Thanks for noting this @cbegeman and for the detailed comment @mark-petersen. Given this is a lack of accuracy and stability at high diffusivity I can certainly see how this could be potentially important. But it's not super clear what it might do. I wonder if it would be somewhat straightforward to code the current tri-diagonal solve and the revised algorithm then run a temperature profile with different diffusivities to see what the sensitivity is. This might be a low cost way to see if this is important. The comment at the end of Appendix E saying 64 bit arithmetic is sufficiently accurate over 10 orders of magnitude for diffusivity suggests this may not be a critical fix. But given Bob and Alistair mentioned it it seems very worthy to look into. @cbegeman did Bob or Alistair happen to mention any impacts of this change?

[cbegeman]

@vanroekel Bob and Alistair mentioned that the original algorithm led to instability at ice-shelf fronts. I believe this had arisen not only from differences in diffusivity but also in layer thickness between vertical layers. We're not currently running with large differences in layer thickness vertically, so the main question as I see it is how often we generate large differences in diffusivity between vertical levels in realistic simulations. Do we have the output to evaluate that?

[vanroekel]

Ah thanks for the explanation. In my experience, we have large diffusivity differences extremely frequently, almost every simulation, from 0 to 1 for interior convection. Any monthly average file with timeMonthly_avg_vertDiffTopOfCell (should be standard). It likely won't go zero to 1 as it gets averaged, but you should see very big, noisy swings. Which as I write this and think about this, I wonder if that near grid scale diffusivity shifting I see could be due (in part) to the issue raised here.

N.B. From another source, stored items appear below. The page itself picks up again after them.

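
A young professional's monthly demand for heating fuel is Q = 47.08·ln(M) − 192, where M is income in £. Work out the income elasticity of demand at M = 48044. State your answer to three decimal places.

At M = 48044: Q = 315.516.
dQ/dM = 47.08/M = 0.000979935 at this income.
η = (dQ/dM)·(M/Q) = 0.000979935 × (48044/315.516) = 0.149.

0.149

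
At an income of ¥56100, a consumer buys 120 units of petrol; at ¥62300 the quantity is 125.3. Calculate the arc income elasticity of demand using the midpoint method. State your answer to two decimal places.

0.41

ΔQ = 125.3 − 120 = 5.3; midpoint Q̄ = (120 + 125.3)/2 = 122.65.
ΔI = 62300 − 56100 = 6200; midpoint Ī = (56100 + 62300)/2 = 59200.
η = (ΔQ/Q̄) ÷ (ΔI/Ī) = (5.3/122.65) ÷ (6200/59200) = 0.41.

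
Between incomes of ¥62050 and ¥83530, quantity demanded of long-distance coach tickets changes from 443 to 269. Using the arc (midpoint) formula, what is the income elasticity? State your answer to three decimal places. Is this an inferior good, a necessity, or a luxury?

-1.656 (inferior good)

ΔQ = 269 − 443 = -174; midpoint Q̄ = (443 + 269)/2 = 356.
ΔI = 83530 − 62050 = 21480; midpoint Ī = (62050 + 83530)/2 = 72790.
η = (ΔQ/Q̄) ÷ (ΔI/Ī) = (-174/356) ÷ (21480/72790) = -1.656.
η < 0 ⇒ inferior good.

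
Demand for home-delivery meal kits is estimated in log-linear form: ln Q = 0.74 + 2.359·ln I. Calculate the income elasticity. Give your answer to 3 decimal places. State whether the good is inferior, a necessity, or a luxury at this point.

2.359 (luxury)

In a log-linear demand, the coefficient on ln I is the income elasticity.
So η = 2.359.
η > 1 ⇒ luxury.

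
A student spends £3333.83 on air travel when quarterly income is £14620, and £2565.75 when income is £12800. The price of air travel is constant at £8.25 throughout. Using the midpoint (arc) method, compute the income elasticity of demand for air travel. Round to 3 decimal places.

1.961

With a constant price, Q₁ = 3333.83/8.25 = 404.101 and Q₂ = 2565.75/8.25 = 311.000 (equivalently, work directly with expenditure since P cancels).
Midpoint %ΔQ = (2565.75 − 3333.83)/2949.79 = -0.26038; midpoint %ΔI = (12800 − 14620)/13710 = -0.13275.
η = -0.26038 / -0.13275 = 1.961.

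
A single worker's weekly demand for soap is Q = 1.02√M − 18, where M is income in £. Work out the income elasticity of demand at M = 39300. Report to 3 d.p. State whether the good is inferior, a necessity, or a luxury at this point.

At M = 39300: Q = 184.207.
dQ/dM = 1.02/(2√M) = 0.00257261 at this income.
η = (dQ/dM)·(M/Q) = 0.00257261 × (39300/184.207) = 0.549.
Since 0 < η < 1, the good is a necessity.

0.549 (necessity)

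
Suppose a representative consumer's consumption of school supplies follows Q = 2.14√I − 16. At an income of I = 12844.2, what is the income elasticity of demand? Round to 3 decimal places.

At I = 12844.2: Q = 226.531.
dQ/dI = 2.14/(2√I) = 0.00944127 at this income.
η = (dQ/dI)·(I/Q) = 0.00944127 × (12844.2/226.531) = 0.535.

0.535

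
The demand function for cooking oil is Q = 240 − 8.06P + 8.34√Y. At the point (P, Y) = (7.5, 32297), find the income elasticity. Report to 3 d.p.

0.447

At P = 7.5, Y = 32297: Q = 1678.362.
Holding P constant, ∂Q/∂Y = 8.34/(2√Y) = 0.0232036.
η_Y = (∂Q/∂Y)·(Y/Q) = 0.0232036 × (32297/1678.362) = 0.447.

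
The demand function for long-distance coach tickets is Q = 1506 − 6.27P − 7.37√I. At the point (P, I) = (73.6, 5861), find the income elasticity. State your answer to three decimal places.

At P = 73.6, I = 5861: Q = 480.302.
Holding P constant, ∂Q/∂I = -7.37/(2√I) = -0.048134.
η_I = (∂Q/∂I)·(I/Q) = -0.048134 × (5861/480.302) = -0.587.

-0.587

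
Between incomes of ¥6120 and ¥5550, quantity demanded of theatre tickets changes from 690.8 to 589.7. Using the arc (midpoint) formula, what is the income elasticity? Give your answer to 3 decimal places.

ΔQ = 589.7 − 690.8 = -101.1; midpoint Q̄ = (690.8 + 589.7)/2 = 640.25.
ΔI = 5550 − 6120 = -570; midpoint Ī = (6120 + 5550)/2 = 5835.
η = (ΔQ/Q̄) ÷ (ΔI/Ī) = (-101.1/640.25) ÷ (-570/5835) = 1.616.

1.616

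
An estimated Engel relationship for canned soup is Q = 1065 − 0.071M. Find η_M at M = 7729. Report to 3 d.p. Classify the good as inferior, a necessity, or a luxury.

At M = 7729: Q = 516.241.
dQ/dM = −0.071.
η = (dQ/dM)·(M/Q) = -0.071 × (7729/516.241) = -1.063.
Since η < 0, the good is an inferior good.

-1.063 (inferior good)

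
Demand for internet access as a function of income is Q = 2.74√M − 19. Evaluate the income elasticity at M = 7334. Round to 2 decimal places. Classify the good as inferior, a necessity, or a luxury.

At M = 7334: Q = 215.650.
dQ/dM = 2.74/(2√M) = 0.0159974 at this income.
η = (dQ/dM)·(M/Q) = 0.0159974 × (7334/215.650) = 0.54.
Since 0 < η < 1, the good is a necessity.

0.54 (necessity)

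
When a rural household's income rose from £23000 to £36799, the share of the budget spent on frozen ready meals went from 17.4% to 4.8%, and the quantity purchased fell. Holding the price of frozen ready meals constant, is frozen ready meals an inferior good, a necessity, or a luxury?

Quantity demanded falls as income rises, so η < 0.

inferior good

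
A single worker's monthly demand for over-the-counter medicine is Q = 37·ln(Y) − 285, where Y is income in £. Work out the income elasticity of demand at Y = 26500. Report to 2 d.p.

At Y = 26500: Q = 91.841.
dQ/dY = 37/Y = 0.00139623 at this income.
η = (dQ/dY)·(Y/Q) = 0.00139623 × (26500/91.841) = 0.40.

0.40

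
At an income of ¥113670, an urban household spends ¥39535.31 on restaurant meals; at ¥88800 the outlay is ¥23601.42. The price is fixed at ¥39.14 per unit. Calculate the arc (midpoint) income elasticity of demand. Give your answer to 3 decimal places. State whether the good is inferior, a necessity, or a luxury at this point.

With a constant price, Q₁ = 39535.31/39.14 = 1010.100 and Q₂ = 23601.42/39.14 = 603.000 (equivalently, work directly with expenditure since P cancels).
Midpoint %ΔQ = (23601.42 − 39535.31)/31568.37 = -0.50474; midpoint %ΔI = (88800 − 113670)/101235 = -0.24567.
η = -0.50474 / -0.24567 = 2.055.
η > 1 ⇒ luxury.

2.055 (luxury)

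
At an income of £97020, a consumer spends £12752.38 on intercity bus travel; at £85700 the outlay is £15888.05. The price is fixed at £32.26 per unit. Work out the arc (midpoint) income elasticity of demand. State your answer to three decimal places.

-1.767

With a constant price, Q₁ = 12752.38/32.26 = 395.300 and Q₂ = 15888.05/32.26 = 492.500 (equivalently, work directly with expenditure since P cancels).
Midpoint %ΔQ = (15888.05 − 12752.38)/14320.22 = 0.21897; midpoint %ΔI = (85700 − 97020)/91360 = -0.12391.
η = 0.21897 / -0.12391 = -1.767.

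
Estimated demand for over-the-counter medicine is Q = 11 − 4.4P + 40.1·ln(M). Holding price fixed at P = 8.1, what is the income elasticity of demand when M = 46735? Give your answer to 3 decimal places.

At P = 8.1, M = 46735: Q = 406.525.
Holding P constant, ∂Q/∂M = 40.1/M = 0.000858029.
η_M = (∂Q/∂M)·(M/Q) = 0.000858029 × (46735/406.525) = 0.099.

0.099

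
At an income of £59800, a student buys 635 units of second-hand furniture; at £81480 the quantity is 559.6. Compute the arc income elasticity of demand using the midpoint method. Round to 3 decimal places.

ΔQ = 559.6 − 635 = -75.4; midpoint Q̄ = (635 + 559.6)/2 = 597.3.
ΔI = 81480 − 59800 = 21680; midpoint Ī = (59800 + 81480)/2 = 70640.
η = (ΔQ/Q̄) ÷ (ΔI/Ī) = (-75.4/597.3) ÷ (21680/70640) = -0.411.

-0.411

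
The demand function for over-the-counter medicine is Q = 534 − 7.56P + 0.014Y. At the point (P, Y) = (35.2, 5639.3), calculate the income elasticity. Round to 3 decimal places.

0.228

At P = 35.2, Y = 5639.3: Q = 346.838.
Holding P constant, ∂Q/∂Y = 0.014.
η_Y = (∂Q/∂Y)·(Y/Q) = 0.014 × (5639.3/346.838) = 0.228.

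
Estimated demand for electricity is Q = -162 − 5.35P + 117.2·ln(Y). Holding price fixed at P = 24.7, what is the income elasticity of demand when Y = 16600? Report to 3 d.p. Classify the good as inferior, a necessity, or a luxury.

0.139 (necessity)

At P = 24.7, Y = 16600: Q = 844.706.
Holding P constant, ∂Q/∂Y = 117.2/Y = 0.00706024.
η_Y = (∂Q/∂Y)·(Y/Q) = 0.00706024 × (16600/844.706) = 0.139.
Since 0 < η < 1, this is a necessity.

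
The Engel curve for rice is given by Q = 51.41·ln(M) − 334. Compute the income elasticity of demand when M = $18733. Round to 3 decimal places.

0.299

At M = 18733: Q = 171.774.
dQ/dM = 51.41/M = 0.00274435 at this income.
η = (dQ/dM)·(M/Q) = 0.00274435 × (18733/171.774) = 0.299.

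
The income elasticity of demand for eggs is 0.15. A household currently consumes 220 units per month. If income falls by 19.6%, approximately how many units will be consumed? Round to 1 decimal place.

213.5

%ΔQ ≈ η × %ΔI = 0.15 × (-19.6%) = -2.94%.
New Q ≈ 220 × (1 − 0.0294) = 213.5.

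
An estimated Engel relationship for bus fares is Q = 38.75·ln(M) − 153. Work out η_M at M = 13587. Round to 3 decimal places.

At M = 13587: Q = 215.779.
dQ/dM = 38.75/M = 0.00285199 at this income.
η = (dQ/dM)·(M/Q) = 0.00285199 × (13587/215.779) = 0.180.

0.180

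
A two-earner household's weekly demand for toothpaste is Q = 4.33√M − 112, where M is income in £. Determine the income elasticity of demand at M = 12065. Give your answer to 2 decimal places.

0.65

At M = 12065: Q = 363.611.
dQ/dM = 4.33/(2√M) = 0.0197103 at this income.
η = (dQ/dM)·(M/Q) = 0.0197103 × (12065/363.611) = 0.65.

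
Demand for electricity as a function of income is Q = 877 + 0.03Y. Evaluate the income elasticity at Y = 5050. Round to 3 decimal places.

At Y = 5050: Q = 1028.500.
dQ/dY = 0.03.
η = (dQ/dY)·(Y/Q) = 0.03 × (5050/1028.500) = 0.147.

0.147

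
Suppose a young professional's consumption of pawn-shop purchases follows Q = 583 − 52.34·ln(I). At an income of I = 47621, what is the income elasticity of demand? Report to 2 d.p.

-2.72

At I = 47621: Q = 19.244.
dQ/dI = -52.34/I = -0.00109909 at this income.
η = (dQ/dI)·(I/Q) = -0.00109909 × (47621/19.244) = -2.72.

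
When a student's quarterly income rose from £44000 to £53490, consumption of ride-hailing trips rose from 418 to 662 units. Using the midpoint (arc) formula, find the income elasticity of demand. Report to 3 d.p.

ΔQ = 662 − 418 = 244; midpoint Q̄ = (418 + 662)/2 = 540.
ΔI = 53490 − 44000 = 9490; midpoint Ī = (44000 + 53490)/2 = 48745.
η = (ΔQ/Q̄) ÷ (ΔI/Ī) = (244/540) ÷ (9490/48745) = 2.321.

2.321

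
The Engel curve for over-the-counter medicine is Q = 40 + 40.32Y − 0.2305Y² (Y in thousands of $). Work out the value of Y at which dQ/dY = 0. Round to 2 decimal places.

87.46

dQ/dY = 40.32 − 0.461Y.
The good is inferior where dQ/dY < 0. Setting dQ/dY = 0 gives Y = 40.32 / 0.461 = 87.46.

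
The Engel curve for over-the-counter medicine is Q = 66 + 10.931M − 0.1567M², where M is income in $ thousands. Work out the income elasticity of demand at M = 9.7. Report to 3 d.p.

At M = 9.7: Q = 157.2868.
dQ/dM = 10.931 − 0.3134M = 7.89102.
η = (dQ/dM)·(M/Q) = 7.89102 × (9.7/157.2868) = 0.487.

0.487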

I also want to say that I'm not at all against this change. I'd just like to get a sense of how important the change might be for some of our simulations. E.g. does it help any of the issues @mark-petersen notes in his longer comment.

[cbegeman]

In my experience, we have large diffusivity differences extremely frequently, almost every simulation, from 0 to 1 for interior convection.

@vanroekel What do you mean "0 to 1"? I thought we were talking about orders of magnitude differences in diffusivity?

[cbegeman]

@mark-petersen and @vanroekel Would you like me to look into this or is this something one of you have a particular interest in?

[vanroekel]

@vanroekel What do you mean "0 to 1"? I thought we were talking about orders of magnitude differences in diffusivity?

@cbegeman for vertical diffusivity I haven't seen much beyond 10-20 m^2/s for diffusivity. Those are very large values for vertical mixing

[vanroekel]

On your other question if you have the bandwidth and are interested in digging into this @cbegeman that would be great in my view.